Walter Lord’s “A Night to Remember” was the best film, to me, of the Titanic. Bearing in mind, this particular film was made public in 1958, way before the era of green screens and CGI and all that jazz. It showed the hard time the crew had but at the same time captured all of the scenes and events we had to see.

But enough about films.

RMS Titanic
- - (Photo credit: Wikipedia) - -

The story of Titanic almost annoys me. No one, unless they are not right in the head, can say they  enjoyed or liked the story of Titanic. It was such a tragic event and so many people lost there lives. However, it’s not that fact which annoyed me most. In fact, there was a few things that annoyed me. The first being the bluntness of the owners and builders of the ship who never put enough life boats on board the ship, and they barely met the safety regulations of the day. The second thing being the classes. Luckily, we are fortunate enough not to be categorised as widely as they did in the early 1900s. To me, first class, second class and third class was a joke. It was wrong. All should have been treated alike and everyone should have put their differences apart. Almost all of the programmes, documentaries and films feature this; the way the different passengers in different classes acted to wards their lower classes and superiors. And both of these annoying things tie together at the life boat part. First class woman and children first.
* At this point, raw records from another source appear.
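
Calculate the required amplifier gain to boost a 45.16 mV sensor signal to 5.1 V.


Gain = Vout / Vin (converting to same units).
G = 5.1 V / 45.16 mV
G = 5100.0 mV / 45.16 mV
G = 112.93

112.93


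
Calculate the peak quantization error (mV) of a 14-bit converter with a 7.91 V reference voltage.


The maximum quantization error is +/- LSB/2.
LSB = Vref / 2^n = 7.91 / 16384 = 0.00048279 V
Max error = LSB / 2 = 0.00048279 / 2 = 0.00024139 V
Max error = 0.2414 mV

0.2414 mV


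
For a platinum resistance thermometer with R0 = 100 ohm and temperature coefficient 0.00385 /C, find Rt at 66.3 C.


The RTD equation: Rt = R0 * (1 + alpha * T).
Rt = 100 * (1 + 0.00385 * 66.3)
Rt = 100 * (1 + 0.255255)
Rt = 100 * 1.255255
Rt = 125.525 ohm

125.525 ohm


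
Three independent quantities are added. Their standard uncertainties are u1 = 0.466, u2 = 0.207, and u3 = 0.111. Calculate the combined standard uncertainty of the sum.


For a sum of independent quantities, uc = sqrt(u1^2 + u2^2 + u3^2).
uc = sqrt(0.466^2 + 0.207^2 + 0.111^2)
uc = sqrt(0.217156 + 0.042849 + 0.012321)
uc = 0.5218

0.5218


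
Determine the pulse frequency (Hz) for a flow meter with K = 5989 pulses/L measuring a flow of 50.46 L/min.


Frequency = K * Q / 60 (converting L/min to L/s).
f = 5989 * 50.46 / 60
f = 302204.94 / 60
f = 5036.75 Hz

5036.75 Hz


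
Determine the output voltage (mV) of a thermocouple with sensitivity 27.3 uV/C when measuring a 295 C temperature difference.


The thermocouple output V = sensitivity * dT.
V = 27.3 uV/C * 295 C
V = 8053.5 uV
V = 8.053 mV

8.053 mV


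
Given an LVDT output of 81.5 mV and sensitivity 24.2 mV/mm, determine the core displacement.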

Then second class woman and children first. Then third class, but both second class and third class and even some first class passengers didn’t stand a chance of survival, or a place on the life boats. The first class would have been complaining about how the situation was going (according to the films I have seen), second class would be trying and some failing to get on a life boat, most of them happy just to be safe, and third class, the ones with the most common sense the ones who listened and wanted to be on life boats and wanted to be in safety and wanted to stay alive.

But this all happened. And this event has changed the world. Our ships are now safer today thanks to the disaster of the Titanic. But all I can say is rest in peace to those who died on that night, and those who are now dead but survived to tell the tale.